Segue o barco: promessa é dívida e aqui estou com o texto sobre a convalidação. Provavelmente vocês conhecem aqui no Brasil alguém que convalidou seu PP da ANAC pra FAA – geralmente pra ir buscar avião por lá, mas agora vou contar da novela mexicana que é convalidar o PC da FAA pra ANAC.

Eu havia escrito um texto enorme sobre isso assim que minha licença brasileira saiu no sistema, mas o texto estava confuso e sarcástico demais (eu estava acordado há 25 horas quando escrevi), por isso, achei de bom tom voltar a escrever sobre isso, mas de maneira mais concisa, equilibrada e em tópicos. Como o post anterior contava em detalhes, chequei meu PC/MLTE/IFR nos Estados Unidos dia 14 de março. E é de lá que seguimos. Além da convalidação propriamente dita, fiz o Jet Trainer (para aproveitar o tempo livre que tive antes de voltar a voar como comissário aqui no Brasil) e o teste ICAO. Primeiro ponto: por que convalidar? A sua licença é vinculada à matrícula da aeronave, e não à sua cidadania ou vistos. Isso dito, temos dois cenários: com a carteira FAA eu posso voar no Brasil – e em qualquer lugar do mundo – aeronaves americanas, mas não posso trabalhar nos EUA apenas com ela – precisaria de um visto de trabalho. Como não há muitas aeronaves matrícula November no Brasil nem empregos ilegais para pilotos nos EUA, nós brasileiros, via de regra, temos que vir aqui e convalidar pra ANAC se quisermos parar de pagar horas de voo.

CONSULARIZAÇÃO DAS HORAS – A convalidação começa ainda nos Estados Unidos. Ao terminar seu curso, o chefe dos instrutores assina a última página da sua LogBook (a CIV), e a escola (que é o operador das aeronaves que você voou) carimba. Daí você pode levar o documento para um notário (são pessoas que fazem um papel semelhante ao dos cartórios lá nos EUA), ele reconhece a declaração da escola e você leva sua LogBook no Consulado Brasileiro. Pronto, tecnicamente, agora suas horas são válidas no Brasil. Mas como acontece amiúde, o Raul está mais certo que o RBAC. Depois explico.

DOCUMENTOS NECESSÁRIOS – Tem tudo escrito no RBAC 61, mas pra resumir bem, você só pode começar a convalidação propriamente dita tendo em mãos a carteira de PVC emitida pela FAA. Você sai do checkride lá podendo voar graças à licença temporária, emitida a partir da IACRA (mal comparando, o DCERTA da FAA) pelo seu checador. Mas essa licença não é suficiente para a ANAC, que exige a carteira. E a carteira leva um mês pra sair mais ou menos. Então, não tem muito o que fazer até lá. Pra adiantar, crie um código ANAC e faça o CMA, que são as únicas coisas que dá pra fazer antes. Chegada a carteira, vamos à parte prática da convalidação. Além de cópia da própria carteira autenticada, você vai precisar de um monte de documentos óbvios (RG, CPF, Certificado de Conclusão de Ensino Médio, fotos 3×4 e coisas do tipo) para se matricular em alguma escola ou aeroclube e fazer as horas necessárias.

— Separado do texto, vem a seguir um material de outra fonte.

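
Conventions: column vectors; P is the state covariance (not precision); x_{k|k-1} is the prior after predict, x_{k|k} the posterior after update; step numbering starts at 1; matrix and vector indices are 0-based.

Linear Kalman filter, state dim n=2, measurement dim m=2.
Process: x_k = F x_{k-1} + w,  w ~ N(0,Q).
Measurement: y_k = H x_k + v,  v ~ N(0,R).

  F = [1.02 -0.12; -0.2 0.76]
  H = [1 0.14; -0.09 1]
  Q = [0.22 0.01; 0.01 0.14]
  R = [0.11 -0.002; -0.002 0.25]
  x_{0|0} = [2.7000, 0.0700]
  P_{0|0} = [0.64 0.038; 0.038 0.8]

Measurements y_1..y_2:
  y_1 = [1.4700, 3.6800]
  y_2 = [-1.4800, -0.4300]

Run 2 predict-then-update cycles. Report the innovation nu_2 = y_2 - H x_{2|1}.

innov = [-2.6054, -2.0791]

step 1: x^-=[2.7456, -0.4868]  P^-=[0.8881 -0.1632; -0.1632 0.6161]  S=[0.9645 -0.1568; -0.1568 0.9027]  K=[0.8781 -0.1168; 0.0348 0.7049]  nu=[-1.2074, 4.4139]  x^+=[1.1698, 2.5823]  P^+=[0.0999 -0.0220; -0.0220 0.1742]
step 2: x^-=[0.8834, 1.7286]  P^-=[0.3318 -0.0438; -0.0438 0.2513]  S=[0.4345 -0.0399; -0.0399 0.5118]  K=[0.7417 -0.0861; 0.0262 0.5007]  nu=[-2.6054, -2.0791]  x^+=[-0.8701, 0.6195]  P^+=[0.0839 -0.0154; -0.0154 0.1237]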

PARTE TEÓRICA DA CONVALIDAÇÃO – Para voar no Brasil em instrução, numa convalidação do PCA/MLTE/IFR, você precisa ter um CMA de 1a classe válido e a prova de regulamentos (IFRA) feita. Para fazer a prova, você leva sua carteira da FAA e na hora te atendem e você faz, de graça – fique atento, pois podem querer te cobrar algo, mas você não tem que pagar – uma prova curta de 20 questões (tem que acertar pelo menos 14). Feito isso, você tem o resultado na hora e ele sai no sistema logo depois. Você leva isso também pra escola. Lá na escola, tem lugar que vai pedir, e se você bater o pé, consegue não fazer – pois o RBAC leva em consideração seu IFR válido dos EUA. São as 6h de simulador IFR. Eu fiz porque a diferença financeira era pouca, e aprendi muito sobre NDB, coisa que não tinha quase visto nos EUA e aqui é muito comum. Depois disso, exigência da ANAC também, o ground do avião com direito a provinha no final. Fiz pra voar o Seneca II e III aqui, sendo que nos EUA eu voava o Seneca I, que não tem turbo e a velocidade é em milhas. Também aprendi bastante, especialmente sobre a padronização da escola, bem diferente da americana.

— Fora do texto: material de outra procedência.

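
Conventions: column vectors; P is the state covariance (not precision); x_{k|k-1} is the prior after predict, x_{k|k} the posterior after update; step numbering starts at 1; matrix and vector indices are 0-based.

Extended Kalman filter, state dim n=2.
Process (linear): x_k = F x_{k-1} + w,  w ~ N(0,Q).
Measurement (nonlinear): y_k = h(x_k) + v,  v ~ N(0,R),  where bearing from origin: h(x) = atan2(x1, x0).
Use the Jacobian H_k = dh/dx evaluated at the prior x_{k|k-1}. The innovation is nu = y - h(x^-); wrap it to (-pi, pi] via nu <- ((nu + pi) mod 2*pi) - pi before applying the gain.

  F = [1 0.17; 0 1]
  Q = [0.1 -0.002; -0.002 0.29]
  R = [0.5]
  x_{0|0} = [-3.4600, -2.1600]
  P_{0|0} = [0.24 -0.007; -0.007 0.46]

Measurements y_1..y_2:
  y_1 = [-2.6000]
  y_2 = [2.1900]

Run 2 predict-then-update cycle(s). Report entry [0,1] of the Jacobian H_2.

step 1: x^-=[-3.8272, -2.1600]  P^-=[0.3509 0.0692; 0.0692 0.7500]  H_jac=[0.1118 -0.1982]  S=[0.5308]  K=[0.0481; -0.2654]  nu=[0.0278]  x^+=[-3.8259, -2.1674]  P^+=[0.3497 0.0760; 0.0760 0.7126]
step 2: x^-=[-4.1943, -2.1674]  P^-=[0.4961 0.1951; 0.1951 1.0026]  H_jac=[0.0972 -0.1882]  S=[0.5331]  K=[0.0216; -0.3183]  nu=[-1.4285]  x^+=[-4.2252, -1.7126]  P^+=[0.4959 0.1988; 0.1988 0.9486]

H_jac[0,1] = -0.1882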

PARTE PRÁTICA DA CONVALIDAÇÃO – Finalmente chegou a hora de voar no Brasil. Se eu convencer o Raul a postar um link em PDF pro outro texto da convalidação no final deste post [Nota do editor: convenceu, o texto está aqui – “Novela da Convalidação FAA-ANAC“], vocês terão uma análise mais visceral das minhas impressões, mas para manter a coisa civilizada, segue o barco. Você vai precisar de 2,5h de adaptação e mais 2,5h de check. Na adaptação, precisa-se de um mínimo “sob capota” e um mínimo de pousos diurnos e noturnos. Quem voa no Brasil sabe a dificuldade que é cumprir esses requerimentos num lugar em que se leva 1h a 170kts pra achar um NDB onde fazer approach. Mas prometi que ia ficar quieto. Feito isso, se parte pro voo de check. O voo de check é muito diferente do check dos EUA – que relatei em detalhes no último post. Mas não tem mistério, se você for estudioso e dedicado, sobrevive sem muita turbulência. Aprovado no voo de check, voltamos à parte burocrática.

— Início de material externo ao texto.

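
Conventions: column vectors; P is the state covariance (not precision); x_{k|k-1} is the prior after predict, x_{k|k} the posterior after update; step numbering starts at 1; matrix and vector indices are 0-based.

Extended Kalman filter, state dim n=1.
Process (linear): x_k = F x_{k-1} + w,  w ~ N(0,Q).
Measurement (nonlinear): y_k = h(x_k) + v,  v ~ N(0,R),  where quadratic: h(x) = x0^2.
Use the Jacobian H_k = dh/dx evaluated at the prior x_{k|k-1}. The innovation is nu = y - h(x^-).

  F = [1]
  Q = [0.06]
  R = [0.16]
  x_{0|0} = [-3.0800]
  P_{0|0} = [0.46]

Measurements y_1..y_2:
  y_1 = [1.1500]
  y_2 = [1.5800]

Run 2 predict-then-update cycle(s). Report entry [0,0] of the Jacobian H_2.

H_jac[0,0] = -3.4751

step 1: x^-=[-3.0800]  P^-=[0.5200]  H_jac=[-6.1600]  S=[19.8917]  K=[-0.1610]  nu=[-8.3364]  x^+=[-1.7376]  P^+=[0.0042]
step 2: x^-=[-1.7376]  P^-=[0.0642]  H_jac=[-3.4751]  S=[0.9351]  K=[-0.2385]  nu=[-1.4392]  x^+=[-1.3943]  P^+=[0.0110]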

PROCESSO DE VALIDAÇÃO DE LICENÇA ESTRANGEIRA – Com a ficha de avaliação assinada pelo seu checador em mãos, ou você procura um despachante ou faz você mesmo. A escola irá auxiliá-lo se precisar. É mais chato que difícil, mas resumindo, você precisará pagar 3 taxas de R$115 cada (GRUs relativas à PCM – validação de licença estrangeira; inclusão inicial de MLTE e inclusão inicial de IFRA). Feito isso, deverá cadastrar as horas que fez no Brasil na esquisitíssima CIV eletrônica da ANAC. Com isso feito, você preenche e “escaneia” mais uma ficha, e envia pra ANAC pela internet mesmo. São 14 documentos no total. Sim, muito diferente da FAA, eu sei. Daí em diante, os dados estão lançados. Você não tem carteira provisória, pois a convalidação não lhe dá direito a uma, e portanto ainda não pode voar, apesar de ter sido aprovado em dois checks de PC seguidos. Os processos mais rápidos que já vi levaram duas semanas, os mais demorados, 3 meses. Mas a grande maioria leva em torno de um mês. Foi o que o meu levou para ser analisado e concluído. Dois dias depois a carteira da ANAC estava em casa.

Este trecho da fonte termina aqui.